Me. Here. Playing top line for a team that used to feel so far out of reach I couldn’t even see it from the place I started. Andnow I’d put the puck bar down in overtime against the Dallas freaking Stars.
My throat tightened as the emotion rose up. Not tears, but something pretty close. The kind of feeling that squeezed in my chest and left me breathless.
“You should be with the guys.”
I turned at the sound of her voice.
Cass stood just behind me, earbuds slung around her neck, hoodie unzipped. A stray curl fell across her cheek, making my fingers itch to brush it away. Her eyes held the same tired defiance from earlier, but softer now.
“I’m fine right here, thanks,” I said.
She walked up beside me, hands in her pockets, looking out at the resurfaced ice. “Toby Keith, huh?”
I smirked. “Did it stir something deep inside you?”
“Only nausea,” she deadpanned, but the corner of her mouth tugged into an almost-smile.
I bumped her shoulder lightly. “Admit it. That was a power play.”
“Oh, it was,” she said, stepping closer until we were side by side, her arm brushing mine. “I just didn’t expect you to go that hard. Corrupting the innocent sound tech through bribery.”
“You started it.”
“Hey, I’m out here fighting for musical integrity,” she said with a laugh that made my insides all warm and mushy.
“And I weaponized country nostalgia.” I tilted my head, voice dropping low. “I’ll always win that war.”
Her breath hitched, just barely. But I felt it.
Silence stretched between us, thick as the ice beneath our feet.
“You were something else tonight,” she said finally. “The way you moved out there… how you took those hits and just kept going. It was like watching—”

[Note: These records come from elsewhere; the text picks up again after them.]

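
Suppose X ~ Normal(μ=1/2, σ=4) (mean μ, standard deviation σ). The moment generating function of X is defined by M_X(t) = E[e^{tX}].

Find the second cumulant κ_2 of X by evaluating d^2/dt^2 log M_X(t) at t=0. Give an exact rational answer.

κ_2 = K^(2)(0) = 16

M_X(t) = e^(8*t^2 + t/2)
K_X(t) = log M_X(t) = 8*t^2 + t/2
K^(2)(t) = 16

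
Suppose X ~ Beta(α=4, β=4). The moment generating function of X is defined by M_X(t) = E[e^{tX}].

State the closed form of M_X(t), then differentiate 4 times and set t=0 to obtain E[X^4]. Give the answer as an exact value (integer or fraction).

M_X(t) = ₁F₁(4; 8; t)
dM/dt = ₁F₁(5; 9; t)/2
d^2M/dt^2 = 5*₁F₁(6; 10; t)/18
d^3M/dt^3 = ₁F₁(7; 11; t)/6
d^4M/dt^4 = 7*₁F₁(8; 12; t)/66

E[X^4] = d^4M/dt^4 |_{t=0} = 7/66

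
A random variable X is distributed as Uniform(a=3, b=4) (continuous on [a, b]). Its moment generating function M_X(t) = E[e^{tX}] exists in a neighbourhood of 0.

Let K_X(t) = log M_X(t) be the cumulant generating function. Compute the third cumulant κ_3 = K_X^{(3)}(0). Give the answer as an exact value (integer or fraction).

κ_3 = K^(3)(0) = 0

M_X(t) = (e^(4*t) - e^(3*t))/t
K_X(t) = log M_X(t) = -log(t) + log(e^(4*t) - e^(3*t))
K^(3)(t) = (t^3*e^(2*t) + t^3*e^(t) - 2*e^(3*t) + 6*e^(2*t) - 6*e^(t) + 2)/(t^3*e^(3*t) - 3*t^3*e^(2*t) + 3*t^3*e^(t) - t^3)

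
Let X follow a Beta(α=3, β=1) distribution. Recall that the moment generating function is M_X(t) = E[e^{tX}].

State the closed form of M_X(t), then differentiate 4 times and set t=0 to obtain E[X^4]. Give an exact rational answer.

M_X(t) = ₁F₁(3; 4; t)
D^4[M](t) = 3*₁F₁(7; 8; t)/7

E[X^4] = D^4[M](0) = 3/7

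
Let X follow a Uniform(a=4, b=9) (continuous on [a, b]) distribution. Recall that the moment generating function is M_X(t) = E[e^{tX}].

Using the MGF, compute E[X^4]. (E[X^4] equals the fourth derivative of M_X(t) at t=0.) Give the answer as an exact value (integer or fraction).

E[X^4] = D^4[M](0) = 2321

M_X(t) = (e^(9*t) - e^(4*t))/(5*t)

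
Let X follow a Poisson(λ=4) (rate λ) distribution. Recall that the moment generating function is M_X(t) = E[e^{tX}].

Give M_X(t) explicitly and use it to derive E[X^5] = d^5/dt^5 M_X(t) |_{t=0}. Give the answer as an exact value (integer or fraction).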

She didn’t have to finish. We were both thinking it. We’d both seen enough players to know how stars were born.
I swallowed hard, her words landing in a place I didn’t expect.

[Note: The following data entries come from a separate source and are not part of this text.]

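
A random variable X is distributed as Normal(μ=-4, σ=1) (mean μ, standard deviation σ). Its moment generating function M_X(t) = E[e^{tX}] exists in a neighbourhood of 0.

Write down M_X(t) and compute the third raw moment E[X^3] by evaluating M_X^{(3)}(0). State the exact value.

M_X(t) = e^(t^2/2 - 4*t)
dM/dt = t*e^(-4*t)*e^(t^2/2) - 4*e^(-4*t)*e^(t^2/2)
d^2M/dt^2 = (t^2*e^(t^2/2) - 8*t*e^(t^2/2) + 17*e^(t^2/2))*e^(-4*t)
d^3M/dt^3 = (t^3*e^(t^2/2) - 12*t^2*e^(t^2/2) + 51*t*e^(t^2/2) - 76*e^(t^2/2))*e^(-4*t)

E[X^3] = d^3M/dt^3 |_{t=0} = -76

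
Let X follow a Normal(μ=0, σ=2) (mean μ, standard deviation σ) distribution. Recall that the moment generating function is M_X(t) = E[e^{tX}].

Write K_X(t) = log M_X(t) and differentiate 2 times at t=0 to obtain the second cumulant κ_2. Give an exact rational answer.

M_X(t) = e^(2*t^2)
K_X(t) = log M_X(t) = 2*t^2
dK/dt = 4*t
d^2K/dt^2 = 4

κ_2 = d^2K/dt^2 |_{t=0} = 4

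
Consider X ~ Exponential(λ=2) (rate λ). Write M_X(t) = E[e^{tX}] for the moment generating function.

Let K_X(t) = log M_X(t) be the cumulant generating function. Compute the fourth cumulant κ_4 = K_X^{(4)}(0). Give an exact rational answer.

κ_4 = K′′′′(0) = 3/8

M_X(t) = 2/(2 - t)
K_X(t) = log M_X(t) = -log(2 - t) + log(2)
K′(t) = -1/(t - 2)
K′′(t) = 1/(t^2 - 4*t + 4)
K′′′(t) = -2/(t^3 - 6*t^2 + 12*t - 8)
K′′′′(t) = 6/(t^4 - 8*t^3 + 24*t^2 - 32*t + 16)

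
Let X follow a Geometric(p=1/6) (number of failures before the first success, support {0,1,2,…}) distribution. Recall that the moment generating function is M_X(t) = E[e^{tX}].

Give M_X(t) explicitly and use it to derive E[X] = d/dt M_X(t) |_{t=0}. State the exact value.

E[X] = D[M](0) = 5

M_X(t) = 1/(6*(1 - 5*e^(t)/6))
D[M](t) = 5*e^(t)/(25*e^(2*t) - 60*e^(t) + 36)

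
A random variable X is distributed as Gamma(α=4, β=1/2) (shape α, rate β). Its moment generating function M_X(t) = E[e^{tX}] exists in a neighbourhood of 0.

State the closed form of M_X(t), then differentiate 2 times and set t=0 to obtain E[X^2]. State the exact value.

M_X(t) = 1/(16*(1/2 - t)^4)
M′(t) = -8/(32*t^5 - 80*t^4 + 80*t^3 - 40*t^2 + 10*t - 1)
M′′(t) = 80/(64*t^6 - 192*t^5 + 240*t^4 - 160*t^3 + 60*t^2 - 12*t + 1)

E[X^2] = M′′(0) = 80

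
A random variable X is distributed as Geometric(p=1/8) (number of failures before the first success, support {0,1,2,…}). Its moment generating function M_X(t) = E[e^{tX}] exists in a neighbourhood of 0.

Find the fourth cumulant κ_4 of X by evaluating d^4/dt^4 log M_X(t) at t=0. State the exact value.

κ_4 = d^4K/dt^4 |_{t=0} = 18872

M_X(t) = 1/(8*(1 - 7*e^(t)/8))
K_X(t) = log M_X(t) = -log(1 - 7*e^(t)/8) - 3*log(2)
dK/dt = -7*e^(t)/(7*e^(t) - 8)
d^2K/dt^2 = 56*e^(t)/(49*e^(2*t) - 112*e^(t) + 64)
d^3K/dt^3 = (-392*e^(2*t) - 448*e^(t))/(343*e^(3*t) - 1176*e^(2*t) + 1344*e^(t) - 512)
d^4K/dt^4 = (2744*e^(3*t) + 12544*e^(2*t) + 3584*e^(t))/(2401*e^(4*t) - 10976*e^(3*t) + 18816*e^(2*t) - 14336*e^(t) + 4096)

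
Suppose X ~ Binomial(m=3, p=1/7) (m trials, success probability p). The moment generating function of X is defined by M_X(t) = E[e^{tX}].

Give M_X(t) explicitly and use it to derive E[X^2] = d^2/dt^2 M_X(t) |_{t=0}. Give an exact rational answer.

E[X^2] = d^2M/dt^2 |_{t=0} = 27/49

M_X(t) = (e^(t)/7 + 6/7)^3
dM/dt = 3*e^(3*t)/343 + 36*e^(2*t)/343 + 108*e^(t)/343
d^2M/dt^2 = 9*e^(3*t)/343 + 72*e^(2*t)/343 + 108*e^(t)/343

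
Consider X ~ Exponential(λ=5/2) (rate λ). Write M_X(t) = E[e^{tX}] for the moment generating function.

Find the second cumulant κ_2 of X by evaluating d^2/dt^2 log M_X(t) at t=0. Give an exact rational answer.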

“That’s kinda what it feels like. Like I’m becoming the player I always wanted to be.”
Her gaze met mine. “Good. You’ve earned it.”
The moment snapped tight, and I reached for her without thinking. Just a hand on her waist, grounding myself. But she didn’t flinch. Didn’t pull away. If anything, she leaned closer.
“You smell like sweat,” she murmured.
“You smell like I should kiss you.”
Her hand lifted, fingers skimming along my jaw, feather-light. I didn’t know if I moved first or she did, but the space between us vanished into nothingness. Our mouths met in a kiss that wasn’t careful or cautious. Just pure heat.
I backed her gently into the boards, hands in her hair, her jacket bunching beneath my fingers as she gripped the hem of my shirt. Like she was using me to stay upright. Her mouth opened for me, and I tasted the sigh that fell out of her. The soft hum in her throat that wrecked me more than anything.
She kissed like she’d been waiting for this, like she was starved for it.
And I drank in every single drop.
The game, the guys… everything faded away. It was just her. The way her lips moved against mine, her tongue in my mouth, slow, devastating. Her thigh brushed mine, and I pressed harder, wanting more, wanting all of her.
Her hand fisted in my shirt, right over my heart.